Let's also examine hedge fund activity in other stocks - not necessarily in the same industry as C.H. Robinson Worldwide, Inc. (NASDAQ:CHRW) but similarly valued. We will take a look at Regency Centers Corp (NASDAQ:REG), Open Text Corporation (NASDAQ:OTEX), SVB Financial Group (NASDAQ:SIVB), and Burlington Stores Inc (NYSE:BURL). This group of stocks' market values are similar to CHRW's market value.
[table] Ticker, No of HFs with positions, Total Value of HF Positions (x1000), Change in HF Position REG,12,319525,-5 OTEX,16,778997,-6 SIVB,26,484420,-3 BURL,31,1536898,0 Average,21.25,779960,-3.5 [/table]
View table here if you experience formatting issues.
As you can see these stocks had an average of 21.25 hedge funds with bullish positions and the average amount invested in these stocks was $780 million. That figure was $351 million in CHRW's case. Burlington Stores Inc (NYSE:BURL) is the most popular stock in this table. On the other hand Regency Centers Corp (NASDAQ:REG) is the least popular one with only 12 bullish hedge fund positions.

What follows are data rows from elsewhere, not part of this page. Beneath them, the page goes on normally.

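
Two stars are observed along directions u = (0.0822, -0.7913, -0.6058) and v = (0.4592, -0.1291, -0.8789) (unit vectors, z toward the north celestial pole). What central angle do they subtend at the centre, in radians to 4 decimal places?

0.8334 rad

u·v = 0.6723; |u| = 1.0000, |v| = 1.0000.
cos θ = (u·v)/(|u||v|) = 0.6724, so θ = 0.8334 rad.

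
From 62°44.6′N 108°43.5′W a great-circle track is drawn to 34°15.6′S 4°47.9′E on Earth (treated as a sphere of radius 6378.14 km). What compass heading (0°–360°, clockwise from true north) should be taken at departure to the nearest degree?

Δλ = 113.523° = 1.9814 rad.
y = sin Δλ · cos φ₂ = (0.9169)(0.8265) = 0.7578
x = cos φ₁ sin φ₂ − sin φ₁ cos φ₂ cos Δλ = (0.4580)(-0.5629) − (0.8890)(0.8265)(-0.3991) = 0.0354
θ = atan2(y, x) = 87.32°, so the bearing is 87°.

87°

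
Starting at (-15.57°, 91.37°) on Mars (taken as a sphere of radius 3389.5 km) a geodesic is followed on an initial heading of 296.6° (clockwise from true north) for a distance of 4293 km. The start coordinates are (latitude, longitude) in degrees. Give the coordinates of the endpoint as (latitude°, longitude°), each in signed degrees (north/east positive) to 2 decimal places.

19.34°, 26.67°

Angular distance δ = d/R = 4293/3389.5 = 1.26656 rad; initial bearing θ = 5.1766 rad.
sin φ₂ = sin φ₁ cos δ + cos φ₁ sin δ cos θ = (-0.2684)(0.2996) + (0.9633)(0.9541)(0.4478) = 0.3311, so φ₂ = 19.34°.
Δλ = atan2(sin θ sin δ cos φ₁, cos δ − sin φ₁ sin φ₂) = atan2(-0.8218, 0.3884) = -64.701°.
λ₂ = 91.370° − 64.701° = 26.67°.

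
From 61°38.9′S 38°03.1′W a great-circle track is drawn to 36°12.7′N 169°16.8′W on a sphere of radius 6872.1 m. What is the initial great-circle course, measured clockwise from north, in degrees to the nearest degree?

253°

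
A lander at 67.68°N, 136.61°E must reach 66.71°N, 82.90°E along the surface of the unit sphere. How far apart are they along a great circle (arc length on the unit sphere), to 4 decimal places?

0.3523

Let φ₁ = 1.1812 rad, φ₂ = 1.1643 rad, and Δλ = -0.9374 rad.
cos c = sin φ₁ sin φ₂ + cos φ₁ cos φ₂ cos Δλ = (0.9251)(0.9185) + (0.3798)(0.3954)(0.5919) = 0.93857,
so c = arccos(0.93857) = 0.35233 rad.
On the unit sphere the arc length equals the central angle: 0.3523.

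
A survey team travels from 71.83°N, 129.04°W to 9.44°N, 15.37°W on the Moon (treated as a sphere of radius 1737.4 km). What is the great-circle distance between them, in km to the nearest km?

2673 km

Let φ₁ = 1.2537 rad, φ₂ = 0.1648 rad, and Δλ = 1.9839 rad.
cos c = sin φ₁ sin φ₂ + cos φ₁ cos φ₂ cos Δλ = (0.9501)(0.1640) + (0.3118)(0.9865)(-0.4015) = 0.03234,
so c = arccos(0.03234) = 1.53845 rad.
Distance = R·c = 1737.4 × 1.5385 ≈ 2673 km.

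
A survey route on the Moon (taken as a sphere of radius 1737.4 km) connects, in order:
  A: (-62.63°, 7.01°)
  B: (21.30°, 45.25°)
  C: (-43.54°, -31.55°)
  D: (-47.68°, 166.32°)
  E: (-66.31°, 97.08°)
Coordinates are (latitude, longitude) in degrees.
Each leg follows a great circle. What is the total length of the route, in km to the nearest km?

9446 km

Leg A→B: central angle 1.5570 rad, distance 2705.1 km.
Leg B→C: central angle 1.6670 rad, distance 2896.2 km.
Leg C→D: central angle 1.5259 rad, distance 2651.2 km.
Leg D→E: central angle 0.6873 rad, distance 1194.1 km.
Total: 2705.1 + 2896.2 + 2651.2 + 1194.1 ≈ 9446 km.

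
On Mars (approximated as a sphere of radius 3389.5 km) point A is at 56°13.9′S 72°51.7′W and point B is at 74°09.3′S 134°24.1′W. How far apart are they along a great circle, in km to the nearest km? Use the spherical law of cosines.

In radians: φ₁ = -0.9814, φ₂ = -1.2942, Δλ = -61.540° = -1.0741 rad.
cos c = sin φ₁ sin φ₂ + cos φ₁ cos φ₂ cos Δλ = (-0.8313)(-0.9620) + (0.5558)(0.2730)(0.4765) = 0.87203,
so c = arccos(0.87203) = 0.51147 rad.
Distance = R·c = 3389.5 × 0.5115 ≈ 1734 km.

1734 km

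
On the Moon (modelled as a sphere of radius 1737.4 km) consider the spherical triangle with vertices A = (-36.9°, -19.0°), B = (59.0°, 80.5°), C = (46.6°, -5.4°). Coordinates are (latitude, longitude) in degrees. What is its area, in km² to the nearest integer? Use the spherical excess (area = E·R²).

Side lengths (central angles): a = 0.8657, b = 1.4728, c = 2.1928 rad; semiperimeter s = 2.2657.
By l'Huilier's theorem, tan(E/4) = √[tan(s/2) tan((s−a)/2) tan((s−b)/2) tan((s−c)/2)], giving spherical excess E = 0.6568 rad.
Area = E·R² = 0.6568 × (1737.4)² ≈ 1982441 km².

1982441 km²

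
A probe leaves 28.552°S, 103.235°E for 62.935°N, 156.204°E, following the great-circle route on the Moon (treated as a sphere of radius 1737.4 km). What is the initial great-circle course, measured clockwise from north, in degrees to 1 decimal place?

Δλ = 52.969° = 0.9245 rad.
y = sin Δλ · cos φ₂ = (0.7983)(0.4550) = 0.3632
x = cos φ₁ sin φ₂ − sin φ₁ cos φ₂ cos Δλ = (0.8784)(0.8905) − (-0.4780)(0.4550)(0.6022) = 0.9132
θ = atan2(y, x) = 21.69°, so the bearing is 21.7°.

21.7°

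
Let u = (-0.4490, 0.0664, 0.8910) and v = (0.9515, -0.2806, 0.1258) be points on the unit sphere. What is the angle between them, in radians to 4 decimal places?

1.9111 rad

u·v = -0.3338; |u| = 0.9999, |v| = 1.0000.
cos θ = (u·v)/(|u||v|) = -0.3338, so θ = 1.9111 rad.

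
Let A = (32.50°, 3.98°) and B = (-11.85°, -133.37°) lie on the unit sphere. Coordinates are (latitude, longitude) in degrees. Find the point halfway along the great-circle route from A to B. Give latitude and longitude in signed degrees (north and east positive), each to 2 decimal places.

26.20°, -75.46°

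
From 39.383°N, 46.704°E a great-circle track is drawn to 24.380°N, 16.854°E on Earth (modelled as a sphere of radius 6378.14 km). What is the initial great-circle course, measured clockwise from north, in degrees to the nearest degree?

With φ₁ = 0.6874, φ₂ = 0.4255, Δλ = -0.5210 rad, the forward-azimuth formula gives
θ = atan2( sin Δλ cos φ₂ , cos φ₁ sin φ₂ − sin φ₁ cos φ₂ cos Δλ ) = atan2(-0.4533, -0.1822) = -111.89°.
Adding 360° brings this into [0°, 360°): 248°.

248°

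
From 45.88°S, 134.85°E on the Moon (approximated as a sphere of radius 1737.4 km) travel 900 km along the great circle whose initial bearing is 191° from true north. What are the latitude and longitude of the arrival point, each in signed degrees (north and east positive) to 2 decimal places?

Angular distance δ = d/R = 900/1737.4 = 0.51802 rad; initial bearing θ = 3.3336 rad.
sin φ₂ = sin φ₁ cos δ + cos φ₁ sin δ cos θ = (-0.7179)(0.8688) + (0.6962)(0.4952)(-0.9816) = -0.9621, so φ₂ = -74.17°.
Δλ = atan2(sin θ sin δ cos φ₁, cos δ − sin φ₁ sin φ₂) = atan2(-0.0658, 0.1781) = -20.265°.
λ₂ = 134.850° − 20.265° = 114.59°.

-74.17°, 114.59°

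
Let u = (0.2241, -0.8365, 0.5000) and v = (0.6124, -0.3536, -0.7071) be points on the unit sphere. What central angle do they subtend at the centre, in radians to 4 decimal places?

1.4912 rad

u·v = 0.0795; |u| = 1.0000, |v| = 1.0000.
cos θ = (u·v)/(|u||v|) = 0.0795, so θ = 1.4912 rad.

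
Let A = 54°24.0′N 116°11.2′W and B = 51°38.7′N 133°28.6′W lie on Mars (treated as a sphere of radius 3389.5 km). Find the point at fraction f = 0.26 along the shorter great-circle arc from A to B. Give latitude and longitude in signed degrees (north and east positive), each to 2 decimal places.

Central angle δ = 0.1872 rad. Interpolating on the sphere with fraction f = 0.26:
P = [sin((1−f)δ)·A + sin(fδ)·B] / sin δ = 0.7420·A + 0.2614·B in Cartesian coordinates,
giving P = (-0.3022, -0.5053, 0.8083), i.e. latitude 53.93°, longitude -120.88°.

53.93°, -120.88°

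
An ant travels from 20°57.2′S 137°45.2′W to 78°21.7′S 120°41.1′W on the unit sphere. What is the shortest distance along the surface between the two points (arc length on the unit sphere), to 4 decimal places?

1.0118

Let φ₁ = -0.3657 rad, φ₂ = -1.3677 rad, and Δλ = 0.2979 rad.
cos c = sin φ₁ sin φ₂ + cos φ₁ cos φ₂ cos Δλ = (-0.3576)(-0.9794) + (0.9339)(0.2017)(0.9560) = 0.53035,
so c = arccos(0.53035) = 1.01178 rad.
On the unit sphere the arc length equals the central angle: 1.0118.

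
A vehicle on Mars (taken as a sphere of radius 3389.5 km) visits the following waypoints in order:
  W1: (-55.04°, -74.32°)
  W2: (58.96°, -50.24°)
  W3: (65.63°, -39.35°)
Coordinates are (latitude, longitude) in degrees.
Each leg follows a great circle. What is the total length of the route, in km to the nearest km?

7334 km

Leg W1→W2: central angle 2.0180 rad, distance 6840.0 km.
Leg W2→W3: central angle 0.1457 rad, distance 494.0 km.
Total: 6840.0 + 494.0 ≈ 7334 km.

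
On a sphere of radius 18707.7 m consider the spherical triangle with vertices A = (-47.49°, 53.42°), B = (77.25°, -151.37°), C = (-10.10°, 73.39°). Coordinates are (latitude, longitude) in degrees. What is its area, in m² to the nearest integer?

143800135 m²

Side lengths (central angles): a = 1.9021, b = 0.7159, c = 2.5951 rad; semiperimeter s = 2.6066.
By l'Huilier's theorem, tan(E/4) = √[tan(s/2) tan((s−a)/2) tan((s−b)/2) tan((s−c)/2)], giving spherical excess E = 0.4109 rad.
Area = E·R² = 0.4109 × (18707.7)² ≈ 143800135 m².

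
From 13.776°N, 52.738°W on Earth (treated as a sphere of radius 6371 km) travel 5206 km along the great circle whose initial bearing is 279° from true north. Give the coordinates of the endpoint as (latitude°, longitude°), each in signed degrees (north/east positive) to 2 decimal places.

15.89°, -101.23°

Angular distance δ = d/R = 5206/6371 = 0.81714 rad; initial bearing θ = 4.8695 rad.
sin φ₂ = sin φ₁ cos δ + cos φ₁ sin δ cos θ = (0.2381)(0.6843) + (0.9712)(0.7292)(0.1564) = 0.2737, so φ₂ = 15.89°.
Δλ = atan2(sin θ sin δ cos φ₁, cos δ − sin φ₁ sin φ₂) = atan2(-0.6995, 0.6191) = -48.488°.
λ₂ = -52.738° − 48.488° = -101.23°.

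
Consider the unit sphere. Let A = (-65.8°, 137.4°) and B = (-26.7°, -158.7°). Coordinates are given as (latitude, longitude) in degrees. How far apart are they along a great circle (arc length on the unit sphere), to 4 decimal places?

0.9631

In radians: φ₁ = -1.1484, φ₂ = -0.4660, Δλ = 63.900° = 1.1153 rad.
Haversine: a = sin²(Δφ/2) + cos φ₁ cos φ₂ sin²(Δλ/2) = 0.1120 + (0.4099)(0.8934)(0.2800) = 0.21453.
Central angle c = 2·arcsin(√a) = 0.96314 rad.
On the unit sphere the arc length equals the central angle: 0.9631.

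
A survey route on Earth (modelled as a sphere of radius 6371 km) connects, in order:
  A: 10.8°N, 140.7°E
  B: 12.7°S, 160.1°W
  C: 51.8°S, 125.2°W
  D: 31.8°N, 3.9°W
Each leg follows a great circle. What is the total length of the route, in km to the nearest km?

27223 km

Leg A→B: central angle 1.1046 rad, distance 7037.5 km.
Leg B→C: central angle 0.8399 rad, distance 5350.9 km.
Leg C→D: central angle 2.3284 rad, distance 14834.0 km.
Total: 7037.5 + 5350.9 + 14834.0 ≈ 27223 km.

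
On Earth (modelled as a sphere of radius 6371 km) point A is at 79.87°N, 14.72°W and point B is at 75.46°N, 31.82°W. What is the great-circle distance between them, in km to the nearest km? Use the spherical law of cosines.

632 km

Let φ₁ = 1.3940 rad, φ₂ = 1.3170 rad, and Δλ = -0.2985 rad.
cos c = sin φ₁ sin φ₂ + cos φ₁ cos φ₂ cos Δλ = (0.9844)(0.9680) + (0.1759)(0.2511)(0.9558) = 0.99509,
so c = arccos(0.99509) = 0.09916 rad.
Distance = R·c = 6371 × 0.0992 ≈ 632 km.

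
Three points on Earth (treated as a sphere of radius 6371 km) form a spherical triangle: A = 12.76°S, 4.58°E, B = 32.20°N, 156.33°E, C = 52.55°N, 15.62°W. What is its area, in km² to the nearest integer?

62386414 km²

Side lengths (central angles): a = 1.6573, b = 1.1797, c = 2.5768 rad; semiperimeter s = 2.7069.
By l'Huilier's theorem, tan(E/4) = √[tan(s/2) tan((s−a)/2) tan((s−b)/2) tan((s−c)/2)], giving spherical excess E = 1.5370 rad.
Area = E·R² = 1.5370 × (6371)² ≈ 62386414 km².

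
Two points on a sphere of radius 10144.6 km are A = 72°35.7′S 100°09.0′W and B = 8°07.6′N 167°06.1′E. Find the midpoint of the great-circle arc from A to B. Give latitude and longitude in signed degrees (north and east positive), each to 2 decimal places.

The central angle between A and B is δ = 1.7204 rad.
With f = 0.5, the slerp weights are sin((1−f)δ)/sin δ = 0.7666 and sin(fδ)/sin δ = 0.7666.
Weighted sum of the unit vectors: (0.7666)·(-0.0527,-0.2944,-0.9542) + (0.7666)·(-0.9650,0.2210,0.1414) = (-0.7801, -0.0563, -0.6231).
Converting back: φ = atan2(z, √(x²+y²)) = -38.54°, λ = atan2(y, x) = -175.87°.

-38.54°, -175.87°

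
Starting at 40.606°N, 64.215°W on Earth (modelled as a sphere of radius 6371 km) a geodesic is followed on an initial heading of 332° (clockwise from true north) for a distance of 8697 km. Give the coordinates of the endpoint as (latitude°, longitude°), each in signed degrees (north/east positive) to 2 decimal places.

52.11°, 164.22°

Angular distance δ = d/R = 8697/6371 = 1.36509 rad; initial bearing θ = 5.7945 rad.
sin φ₂ = sin φ₁ cos δ + cos φ₁ sin δ cos θ = (0.6509)(0.2043) + (0.7592)(0.9789)(0.8829) = 0.7891, so φ₂ = 52.11°.
Δλ = atan2(sin θ sin δ cos φ₁, cos δ − sin φ₁ sin φ₂) = atan2(-0.3489, -0.3094) = -131.562°.
λ₂ = -64.215° − 131.562° = -195.78° → 164.22° after wrapping to (−180°, 180°].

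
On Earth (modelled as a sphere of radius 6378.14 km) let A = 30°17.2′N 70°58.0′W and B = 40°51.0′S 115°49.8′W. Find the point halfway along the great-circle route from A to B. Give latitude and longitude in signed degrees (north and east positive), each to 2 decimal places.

The central angle between A and B is δ = 1.4373 rad.
With f = 0.5, the slerp weights are sin((1−f)δ)/sin δ = 0.6643 and sin(fδ)/sin δ = 0.6643.
Weighted sum of the unit vectors: (0.6643)·(0.2816,-0.8163,0.5043) + (0.6643)·(-0.3296,-0.6809,-0.6541) = (-0.0319, -0.9945, -0.0995).
Converting back: φ = atan2(z, √(x²+y²)) = -5.71°, λ = atan2(y, x) = -91.84°.

-5.71°, -91.84°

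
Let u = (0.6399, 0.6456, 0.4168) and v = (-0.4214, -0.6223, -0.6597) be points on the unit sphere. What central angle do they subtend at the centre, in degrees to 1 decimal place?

u·v = -0.9464; |u| = 1.0000, |v| = 1.0000.
cos θ = (u·v)/(|u||v|) = -0.9464, so θ = 161.1°.

161.1°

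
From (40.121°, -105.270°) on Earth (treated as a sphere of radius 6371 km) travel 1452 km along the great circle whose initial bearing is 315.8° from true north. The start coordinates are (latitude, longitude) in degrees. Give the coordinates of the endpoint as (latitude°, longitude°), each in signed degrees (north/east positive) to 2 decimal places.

Angular distance δ = d/R = 1452/6371 = 0.22791 rad; initial bearing θ = 5.5117 rad.
sin φ₂ = sin φ₁ cos δ + cos φ₁ sin δ cos θ = (0.6444)(0.9741) + (0.7647)(0.2259)(0.7169) = 0.7516, so φ₂ = 48.73°.
Δλ = atan2(sin θ sin δ cos φ₁, cos δ − sin φ₁ sin φ₂) = atan2(-0.1205, 0.4898) = -13.816°.
λ₂ = -105.270° − 13.816° = -119.09°.

48.73°, -119.09°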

C.H. Robinson Worldwide, Inc. (NASDAQ:CHRW) is not the least popular stock in this group but hedge fund interest is still below average. This is a slightly negative signal and we'd rather spend our time researching stocks that hedge funds are piling on. Our calculations showed that top 20 most popular stocks among hedge funds returned 24.4% in 2019 through September 30th and outperformed the S&P 500 ETF (SPY) by 4 percentage points. Unfortunately CHRW wasn't nearly as popular as these 20 stocks (hedge fund sentiment was quite bearish); CHRW investors were disappointed as the stock returned 1.1% during the third quarter and underperformed the market. If you are interested in investing in large cap stocks with huge upside potential, you should check out the top 20 most popular stocks among hedge funds as many of these stocks already outperformed the market so far in 2019.